Document Type : Original Article

Authors

1 Associate Professor, Esfahan University

2 Ph.D. Stuaden, Esfahan University

Abstract

This essay is an attempt to understand the relationship between existence and death in Alain Badiou's philosophical system. Badiou is a pro-system philosopher and is among the rare group of philosophers who speak of the necessity of the revival of the discourse on ontology as the building block of philosophy. He seeks to accomplish this through establishing a multiple-based ontological system upon Cantor's set theory. This multiple-centered ontology helps him neither be entrapped by the radical relativism of the postmodern and poststructuralist philosophers, nor to overcome the limitations and weaknesses of classic ideology-plagued ontology. It is through the prism of this multiple-based ontology which Badiou tries to conceptualize the relationship between existence and death. Thus he defines existence as the degree according to which, in a situation, the multiple appears as identical to itself.
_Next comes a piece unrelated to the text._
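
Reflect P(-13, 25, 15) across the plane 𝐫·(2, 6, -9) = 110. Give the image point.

(-9, 37, -3)

With n = (2, 6, -9), the signed offset is (n·P − 110)/|n|² = -121/121 = -1.
P' = P − 2t·n = (-13, 25, 15) − (-2)·(2, 6, -9) = (-9, 37, -3).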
Taken this way, he believes existence is not an ontological concept but it is a matter of logic of being. According to Badiou, a being's existence has nothing to do with its multiple identity. In other words, existence is not a matter of essence; rather, it is more related to the appearance of being. Thus he defines death as the minimality or inexistence of a being in its referential situation. Mathematically speaking, the death of a being is an indication of the fall of its function of appearance. Thus he depicts death as a logical and not ontological notion. Badiou believes that such analysis of relationship of existence and death has two outcomes: a) death is a change in exteriority of the function of appearance of a given multiple, and b) the meditation on death is vain. For death is but a consequence, and what thought must turn towards is the event upon which depends the local alteration of the functions of appearance.